Les silicates : superhéros insoupçonnés de la lutte climatique
La nature possède déjà ses propres mécanismes d’absorption du CO2 atmosphérique. Certaines roches, les silicates notamment, par un processus d’altération naturelle, capturent le carbone sur des périodes s’étendant sur des centaines, voire des milliers d’années. Pourquoi ne pas s’inspirer de ce processus, mais en l’améliorant pour le rendre plus rapide ? C’est exactement ce qu’on fait Kanan et Chen.
Leur procédé, inspiré de la fabrication du ciment, utilise un four pour transformer le calcaire et les silicates de magnésium en nouveaux composés minéraux.
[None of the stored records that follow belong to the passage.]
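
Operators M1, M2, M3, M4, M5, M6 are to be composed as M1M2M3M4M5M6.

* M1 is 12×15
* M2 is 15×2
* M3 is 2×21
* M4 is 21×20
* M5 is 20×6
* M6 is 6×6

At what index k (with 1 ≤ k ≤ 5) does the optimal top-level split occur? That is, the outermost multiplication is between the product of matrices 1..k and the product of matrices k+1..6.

2

Adjacent pairs: M1M2 = 12·15·2 = 360; M2M3 = 15·2·21 = 630; M3M4 = 2·21·20 = 840; M4M5 = 21·20·6 = 2520; M5M6 = 20·6·6 = 720.
Length 3: M1..M3: k=1: 0+630+12·15·21=4410; k=2: 360+0+12·2·21=864 → min 864 | M2..M4: k=2: 0+840+15·2·20=1440; k=3: 630+0+15·21·20=6930 → min 1440 | M3..M5: k=3: 0+2520+2·21·6=2772; k=4: 840+0+2·20·6=1080 → min 1080 | M4..M6: k=4: 0+720+21·20·6=3240; k=5: 2520+0+21·6·6=3276 → min 3240.
Length 4: M1..M4: k=1: 0+1440+12·15·20=5040; k=2: 360+840+12·2·20=1680; k=3: 864+0+12·21·20=5904 → min 1680 | M2..M5: k=2: 0+1080+15·2·6=1260; k=3: 630+2520+15·21·6=5040; k=4: 1440+0+15·20·6=3240 → min 1260 | M3..M6: k=3: 0+3240+2·21·6=3492; k=4: 840+720+2·20·6=1800; k=5: 1080+0+2·6·6=1152 → min 1152.
Length 5: M1..M5: k=1: 0+1260+12·15·6=2340; k=2: 360+1080+12·2·6=1584; k=3: 864+2520+12·21·6=4896; k=4: 1680+0+12·20·6=3120 → min 1584 | M2..M6: k=2: 0+1152+15·2·6=1332; k=3: 630+3240+15·21·6=5760; k=4: 1440+720+15·20·6=3960; k=5: 1260+0+15·6·6=1800 → min 1332.
Top-level splits: k=1: (M1..M1)·(M2..M6) → 0+1332+12·15·6 = 2412; k=2: (M1..M2)·(M3..M6) → 360+1152+12·2·6 = 1656; k=3: (M1..M3)·(M4..M6) → 864+3240+12·21·6 = 5616; k=4: (M1..M4)·(M5..M6) → 1680+720+12·20·6 = 3840; k=5: (M1..M5)·(M6..M6) → 1584+0+12·6·6 = 2016.
Best split is after M2, i.e. k = 2.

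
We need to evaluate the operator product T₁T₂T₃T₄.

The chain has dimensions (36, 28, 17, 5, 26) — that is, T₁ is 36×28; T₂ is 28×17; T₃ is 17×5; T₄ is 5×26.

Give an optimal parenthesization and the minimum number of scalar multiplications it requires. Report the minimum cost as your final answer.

Adjacent pairs: T₁T₂ = 36·28·17 = 17136; T₂T₃ = 28·17·5 = 2380; T₃T₄ = 17·5·26 = 2210.
Length 3: T₁..T₃: k=1: 0+2380+36·28·5=7420; k=2: 17136+0+36·17·5=20196 → min 7420 | T₂..T₄: k=2: 0+2210+28·17·26=14586; k=3: 2380+0+28·5·26=6020 → min 6020.
Length 4: T₁..T₄: k=1: 0+6020+36·28·26=32228; k=2: 17136+2210+36·17·26=35258; k=3: 7420+0+36·5·26=12100 → min 12100.
Optimal parenthesization: ((T₁(T₂T₃))T₄) with cost 12100.

12100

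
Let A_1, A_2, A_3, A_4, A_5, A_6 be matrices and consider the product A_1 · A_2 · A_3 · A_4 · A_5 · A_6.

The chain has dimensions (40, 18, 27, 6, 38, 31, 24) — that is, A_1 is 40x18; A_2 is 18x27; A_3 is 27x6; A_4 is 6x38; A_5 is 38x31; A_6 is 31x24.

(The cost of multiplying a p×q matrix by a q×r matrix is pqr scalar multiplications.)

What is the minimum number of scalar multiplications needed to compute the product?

Adjacent pairs: A_1A_2 = 40·18·27 = 19440; A_2A_3 = 18·27·6 = 2916; A_3A_4 = 27·6·38 = 6156; A_4A_5 = 6·38·31 = 7068; A_5A_6 = 38·31·24 = 28272.
Length 3: A_1..A_3: k=1: 0+2916+40·18·6=7236; k=2: 19440+0+40·27·6=25920 → min 7236 | A_2..A_4: k=2: 0+6156+18·27·38=24624; k=3: 2916+0+18·6·38=7020 → min 7020 | A_3..A_5: k=3: 0+7068+27·6·31=12090; k=4: 6156+0+27·38·31=37962 → min 12090 | A_4..A_6: k=4: 0+28272+6·38·24=33744; k=5: 7068+0+6·31·24=11532 → min 11532.
Length 4: A_1..A_4: k=1: 0+7020+40·18·38=34380; k=2: 19440+6156+40·27·38=66636; k=3: 7236+0+40·6·38=16356 → min 16356 | A_2..A_5: k=2: 0+12090+18·27·31=27156; k=3: 2916+7068+18·6·31=13332; k=4: 7020+0+18·38·31=28224 → min 13332 | A_3..A_6: k=3: 0+11532+27·6·24=15420; k=4: 6156+28272+27·38·24=59052; k=5: 12090+0+27·31·24=32178 → min 15420.
Length 5: A_1..A_5: k=1: 0+13332+40·18·31=35652; k=2: 19440+12090+40·27·31=65010; k=3: 7236+7068+40·6·31=21744; k=4: 16356+0+40·38·31=63476 → min 21744 | A_2..A_6: k=2: 0+15420+18·27·24=27084; k=3: 2916+11532+18·6·24=17040; k=4: 7020+28272+18·38·24=51708; k=5: 13332+0+18·31·24=26724 → min 17040.
Length 6: A_1..A_6: k=1: 0+17040+40·18·24=34320; k=2: 19440+15420+40·27·24=60780; k=3: 7236+11532+40·6·24=24528; k=4: 16356+28272+40·38·24=81108; k=5: 21744+0+40·31·24=51504 → min 24528.
Optimal order: ((A_1 · (A_2 · A_3)) · ((A_4 · A_5) · A_6)) with cost 24528.

24528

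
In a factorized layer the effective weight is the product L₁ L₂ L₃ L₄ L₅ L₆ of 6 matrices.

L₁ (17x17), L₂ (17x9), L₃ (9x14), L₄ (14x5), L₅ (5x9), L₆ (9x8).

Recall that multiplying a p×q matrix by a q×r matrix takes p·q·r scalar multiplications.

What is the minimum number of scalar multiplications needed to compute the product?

3880

Adjacent pairs: L₁L₂ = 17·17·9 = 2601; L₂L₃ = 17·9·14 = 2142; L₃L₄ = 9·14·5 = 630; L₄L₅ = 14·5·9 = 630; L₅L₆ = 5·9·8 = 360.
Length 3: L₁..L₃: k=1: 0+2142+17·17·14=6188; k=2: 2601+0+17·9·14=4743 → min 4743 | L₂..L₄: k=2: 0+630+17·9·5=1395; k=3: 2142+0+17·14·5=3332 → min 1395 | L₃..L₅: k=3: 0+630+9·14·9=1764; k=4: 630+0+9·5·9=1035 → min 1035 | L₄..L₆: k=4: 0+360+14·5·8=920; k=5: 630+0+14·9·8=1638 → min 920.
Length 4: L₁..L₄: k=1: 0+1395+17·17·5=2840; k=2: 2601+630+17·9·5=3996; k=3: 4743+0+17·14·5=5933 → min 2840 | L₂..L₅: k=2: 0+1035+17·9·9=2412; k=3: 2142+630+17·14·9=4914; k=4: 1395+0+17·5·9=2160 → min 2160 | L₃..L₆: k=3: 0+920+9·14·8=1928; k=4: 630+360+9·5·8=1350; k=5: 1035+0+9·9·8=1683 → min 1350.
Length 5: L₁..L₅: k=1: 0+2160+17·17·9=4761; k=2: 2601+1035+17·9·9=5013; k=3: 4743+630+17·14·9=7515; k=4: 2840+0+17·5·9=3605 → min 3605 | L₂..L₆: k=2: 0+1350+17·9·8=2574; k=3: 2142+920+17·14·8=4966; k=4: 1395+360+17·5·8=2435; k=5: 2160+0+17·9·8=3384 → min 2435.
Length 6: L₁..L₆: k=1: 0+2435+17·17·8=4747; k=2: 2601+1350+17·9·8=5175; k=3: 4743+920+17·14·8=7567; k=4: 2840+360+17·5·8=3880; k=5: 3605+0+17·9·8=4829 → min 3880.
Optimal order: ((L₁ (L₂ (L₃ L₄))) (L₅ L₆)) with cost 3880.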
Par un échange d’ions, cette réaction produit de l’oxyde de magnésium et du silicate de calcium. Ces deux minéraux, une fois exposés à l’air humide, se métamorphosent en oxyde de magnésium et silicate de calcium, deux composés dotés d’une capacité d’absorption très rapide du CO2.
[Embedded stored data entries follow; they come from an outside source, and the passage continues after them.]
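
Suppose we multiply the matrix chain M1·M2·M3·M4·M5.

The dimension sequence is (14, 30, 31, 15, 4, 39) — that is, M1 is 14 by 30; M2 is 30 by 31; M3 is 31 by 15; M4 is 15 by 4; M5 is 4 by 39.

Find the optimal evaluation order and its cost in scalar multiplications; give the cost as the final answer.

Adjacent pairs: M1M2 = 14·30·31 = 13020; M2M3 = 30·31·15 = 13950; M3M4 = 31·15·4 = 1860; M4M5 = 15·4·39 = 2340.
Length 3: M1..M3: k=1: 0+13950+14·30·15=20250; k=2: 13020+0+14·31·15=19530 → min 19530 | M2..M4: k=2: 0+1860+30·31·4=5580; k=3: 13950+0+30·15·4=15750 → min 5580 | M3..M5: k=3: 0+2340+31·15·39=20475; k=4: 1860+0+31·4·39=6696 → min 6696.
Length 4: M1..M4: k=1: 0+5580+14·30·4=7260; k=2: 13020+1860+14·31·4=16616; k=3: 19530+0+14·15·4=20370 → min 7260 | M2..M5: k=2: 0+6696+30·31·39=42966; k=3: 13950+2340+30·15·39=33840; k=4: 5580+0+30·4·39=10260 → min 10260.
Length 5: M1..M5: k=1: 0+10260+14·30·39=26640; k=2: 13020+6696+14·31·39=36642; k=3: 19530+2340+14·15·39=30060; k=4: 7260+0+14·4·39=9444 → min 9444.
Optimal parenthesization: ((M1·(M2·(M3·M4)))·M5) with cost 9444.

9444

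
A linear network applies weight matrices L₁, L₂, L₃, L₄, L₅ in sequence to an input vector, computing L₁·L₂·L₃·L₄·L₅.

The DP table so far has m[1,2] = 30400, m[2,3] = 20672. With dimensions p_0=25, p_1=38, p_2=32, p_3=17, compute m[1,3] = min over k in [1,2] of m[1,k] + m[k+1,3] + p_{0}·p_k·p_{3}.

m[1,3] = min over k∈[1,2] of m[1,k]+m[k+1,3]+p_{0}·p_k·p_{3}.
k=1: 0 + 20672 + 25·38·17 = 36822; k=2: 30400 + 0 + 25·32·17 = 44000.
Minimum: 36822 at k=1.

36822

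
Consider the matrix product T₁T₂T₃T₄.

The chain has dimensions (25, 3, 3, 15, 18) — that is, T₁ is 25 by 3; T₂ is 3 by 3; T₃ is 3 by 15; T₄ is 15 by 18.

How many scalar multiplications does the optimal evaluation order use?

2295

Adjacent pairs: T₁T₂ = 25·3·3 = 225; T₂T₃ = 3·3·15 = 135; T₃T₄ = 3·15·18 = 810.
Length 3: T₁..T₃: k=1: 0+135+25·3·15=1260; k=2: 225+0+25·3·15=1350 → min 1260 | T₂..T₄: k=2: 0+810+3·3·18=972; k=3: 135+0+3·15·18=945 → min 945.
Length 4: T₁..T₄: k=1: 0+945+25·3·18=2295; k=2: 225+810+25·3·18=2385; k=3: 1260+0+25·15·18=8010 → min 2295.
Optimal order: (T₁((T₂T₃)T₄)) with cost 2295.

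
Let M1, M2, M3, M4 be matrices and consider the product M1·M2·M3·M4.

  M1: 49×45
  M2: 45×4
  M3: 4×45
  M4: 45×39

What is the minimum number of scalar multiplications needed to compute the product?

23484

Adjacent pairs: M1M2 = 49·45·4 = 8820; M2M3 = 45·4·45 = 8100; M3M4 = 4·45·39 = 7020.
Length 3: M1..M3: k=1: 0+8100+49·45·45=107325; k=2: 8820+0+49·4·45=17640 → min 17640 | M2..M4: k=2: 0+7020+45·4·39=14040; k=3: 8100+0+45·45·39=87075 → min 14040.
Length 4: M1..M4: k=1: 0+14040+49·45·39=100035; k=2: 8820+7020+49·4·39=23484; k=3: 17640+0+49·45·39=103635 → min 23484.
Optimal order: ((M1·M2)·(M3·M4)) with cost 23484.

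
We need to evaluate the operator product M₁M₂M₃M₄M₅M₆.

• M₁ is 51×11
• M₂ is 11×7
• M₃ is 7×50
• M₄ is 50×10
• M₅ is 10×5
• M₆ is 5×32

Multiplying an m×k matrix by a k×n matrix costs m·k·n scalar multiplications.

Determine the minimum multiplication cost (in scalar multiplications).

Adjacent pairs: M₁M₂ = 51·11·7 = 3927; M₂M₃ = 11·7·50 = 3850; M₃M₄ = 7·50·10 = 3500; M₄M₅ = 50·10·5 = 2500; M₅M₆ = 10·5·32 = 1600.
Length 3: M₁..M₃: k=1: 0+3850+51·11·50=31900; k=2: 3927+0+51·7·50=21777 → min 21777 | M₂..M₄: k=2: 0+3500+11·7·10=4270; k=3: 3850+0+11·50·10=9350 → min 4270 | M₃..M₅: k=3: 0+2500+7·50·5=4250; k=4: 3500+0+7·10·5=3850 → min 3850 | M₄..M₆: k=4: 0+1600+50·10·32=17600; k=5: 2500+0+50·5·32=10500 → min 10500.
Length 4: M₁..M₄: k=1: 0+4270+51·11·10=9880; k=2: 3927+3500+51·7·10=10997; k=3: 21777+0+51·50·10=47277 → min 9880 | M₂..M₅: k=2: 0+3850+11·7·5=4235; k=3: 3850+2500+11·50·5=9100; k=4: 4270+0+11·10·5=4820 → min 4235 | M₃..M₆: k=3: 0+10500+7·50·32=21700; k=4: 3500+1600+7·10·32=7340; k=5: 3850+0+7·5·32=4970 → min 4970.
Length 5: M₁..M₅: k=1: 0+4235+51·11·5=7040; k=2: 3927+3850+51·7·5=9562; k=3: 21777+2500+51·50·5=37027; k=4: 9880+0+51·10·5=12430 → min 7040 | M₂..M₆: k=2: 0+4970+11·7·32=7434; k=3: 3850+10500+11·50·32=31950; k=4: 4270+1600+11·10·32=9390; k=5: 4235+0+11·5·32=5995 → min 5995.
Length 6: M₁..M₆: k=1: 0+5995+51·11·32=23947; k=2: 3927+4970+51·7·32=20321; k=3: 21777+10500+51·50·32=113877; k=4: 9880+1600+51·10·32=27800; k=5: 7040+0+51·5·32=15200 → min 15200.
Optimal order: ((M₁(M₂((M₃M₄)M₅)))M₆) with cost 15200.

15200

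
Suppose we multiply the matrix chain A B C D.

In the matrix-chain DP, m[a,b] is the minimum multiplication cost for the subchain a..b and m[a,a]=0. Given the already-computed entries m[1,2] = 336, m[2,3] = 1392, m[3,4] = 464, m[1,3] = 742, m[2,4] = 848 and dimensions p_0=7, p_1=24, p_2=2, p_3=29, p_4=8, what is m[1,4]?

m[1,4] = min over k∈[1,3] of m[1,k]+m[k+1,4]+p_{0}·p_k·p_{4}.
k=1: 0 + 848 + 7·24·8 = 2192; k=2: 336 + 464 + 7·2·8 = 912; k=3: 742 + 0 + 7·29·8 = 2366.
Minimum: 912 at k=2.

912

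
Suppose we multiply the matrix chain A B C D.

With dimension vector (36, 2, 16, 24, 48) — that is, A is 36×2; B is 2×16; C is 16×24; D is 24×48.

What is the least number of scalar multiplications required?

6528

Adjacent pairs: AB = 36·2·16 = 1152; BC = 2·16·24 = 768; CD = 16·24·48 = 18432.
Length 3: A..C: k=1: 0+768+36·2·24=2496; k=2: 1152+0+36·16·24=14976 → min 2496 | B..D: k=2: 0+18432+2·16·48=19968; k=3: 768+0+2·24·48=3072 → min 3072.
Length 4: A..D: k=1: 0+3072+36·2·48=6528; k=2: 1152+18432+36·16·48=47232; k=3: 2496+0+36·24·48=43968 → min 6528.
Optimal order: (A ((B C) D)) with cost 6528.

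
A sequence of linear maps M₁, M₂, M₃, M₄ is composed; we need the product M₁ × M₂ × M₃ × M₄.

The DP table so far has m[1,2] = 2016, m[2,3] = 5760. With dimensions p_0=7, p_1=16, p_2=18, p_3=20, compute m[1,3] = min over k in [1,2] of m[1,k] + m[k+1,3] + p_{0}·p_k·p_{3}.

4536

m[1,3] = min over k∈[1,2] of m[1,k]+m[k+1,3]+p_{0}·p_k·p_{3}.
k=1: 0 + 5760 + 7·16·20 = 8000; k=2: 2016 + 0 + 7·18·20 = 4536.
Minimum: 4536 at k=2.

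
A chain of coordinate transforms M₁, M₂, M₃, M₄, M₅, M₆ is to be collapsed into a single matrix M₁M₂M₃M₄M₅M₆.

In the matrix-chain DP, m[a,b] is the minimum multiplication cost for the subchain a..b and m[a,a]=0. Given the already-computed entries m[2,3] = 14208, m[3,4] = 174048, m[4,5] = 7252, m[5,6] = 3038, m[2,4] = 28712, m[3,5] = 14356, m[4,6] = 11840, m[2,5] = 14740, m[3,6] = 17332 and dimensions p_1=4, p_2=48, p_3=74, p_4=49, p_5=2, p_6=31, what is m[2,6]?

14988

m[2,6] = min over k∈[2,5] of m[2,k]+m[k+1,6]+p_{1}·p_k·p_{6}.
k=2: 0 + 17332 + 4·48·31 = 23284; k=3: 14208 + 11840 + 4·74·31 = 35224; k=4: 28712 + 3038 + 4·49·31 = 37826; k=5: 14740 + 0 + 4·2·31 = 14988.
Minimum: 14988 at k=5.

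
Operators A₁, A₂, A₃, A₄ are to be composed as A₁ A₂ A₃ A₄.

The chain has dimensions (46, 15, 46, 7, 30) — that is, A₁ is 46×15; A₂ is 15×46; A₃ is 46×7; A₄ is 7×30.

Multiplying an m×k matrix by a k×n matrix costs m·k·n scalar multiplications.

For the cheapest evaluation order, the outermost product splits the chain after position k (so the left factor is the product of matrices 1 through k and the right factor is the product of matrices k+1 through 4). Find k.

Adjacent pairs: A₁A₂ = 46·15·46 = 31740; A₂A₃ = 15·46·7 = 4830; A₃A₄ = 46·7·30 = 9660.
Length 3: A₁..A₃: k=1: 0+4830+46·15·7=9660; k=2: 31740+0+46·46·7=46552 → min 9660 | A₂..A₄: k=2: 0+9660+15·46·30=30360; k=3: 4830+0+15·7·30=7980 → min 7980.
Top-level splits: k=1: (A₁..A₁)·(A₂..A₄) → 0+7980+46·15·30 = 28680; k=2: (A₁..A₂)·(A₃..A₄) → 31740+9660+46·46·30 = 104880; k=3: (A₁..A₃)·(A₄..A₄) → 9660+0+46·7·30 = 19320.
Best split is after A₃, i.e. k = 3.

3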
« Nous avons trouvé une nouvelle façon de “réveiller” les silicates, des roches qui ne réagissent pas facilement, grâce à une réaction chimique simple. On ne pensait pas que ça marcherait aussi bien que ça », explique Chen.

Une technique sobre en énergie pour un impact maximal sur le climat
Ainsi, une tonne de ces minéraux transformés peut absorber une tonne de CO2 atmosphérique. Ce calcul prend en compte les émissions générées par les fours nécessaires au processus, qui consomment moins de la moitié de l’énergie requise par les technologies actuelles de capture du carbone.
En théorie, les réserves naturelles de silicates présentes sur Terre, notamment l’olivine et la serpentine, s’avèrent suffisamment abondantes pour éliminer l’intégralité du CO2 émis par l’activité humaine. Les silicates sont aussi des sous-produits de l’industrie minière ou de fonderie ; ces résidus pourraient donc constituer une source d’approvisionnement supplémentaire.
Comme les chercheurs de Stanford se sont inspirés du processus de production de ciment pour imaginer leur solution, sa mise en place serait largement facilitée. Kanan souligne : « Nous savons déjà comment fabriquer des milliards de tonnes de ciment chaque année, et les usines qui le produisent fonctionnent pendant des décennies. En nous basant sur cette expérience, nous pouvons transposer notre découverte en une solution concrète pour éliminer le carbone à grande échelle ».
Moralité : il n’y a jamais de mal à s’inspirer de Dame Nature et de nombreuses approches de ce type dite biomimétiques fonctionnent déjà. L’aéronautique s’est inspirée des oiseaux (ou plus récemment des requins) pour concevoir des avions plus performants, la science des matériaux des toiles d’araignées pour former des matériaux composites ou l’informatique des réseaux de neurones du cerveau humain pour créer des algorithmes d’IA. Ce n’est qu’une petite liste d’exemples, non exhaustive, à laquelle on peut désormais rajouter la découverte de Kanan et de Chen.
- Des chercheurs de Stanford ont mis au point un procédé inspiré du ciment qui accélère la capacité des minéraux à capturer le CO2.
- Grâce à une transformation chimique simple, certains silicates deviennent des absorbeurs de carbone ultrarapides et efficaces.
- Les ressources naturelles et industrielles disponibles permettraient d’exploiter cette solution à grande échelle pour réduire le CO2 atmosphérique.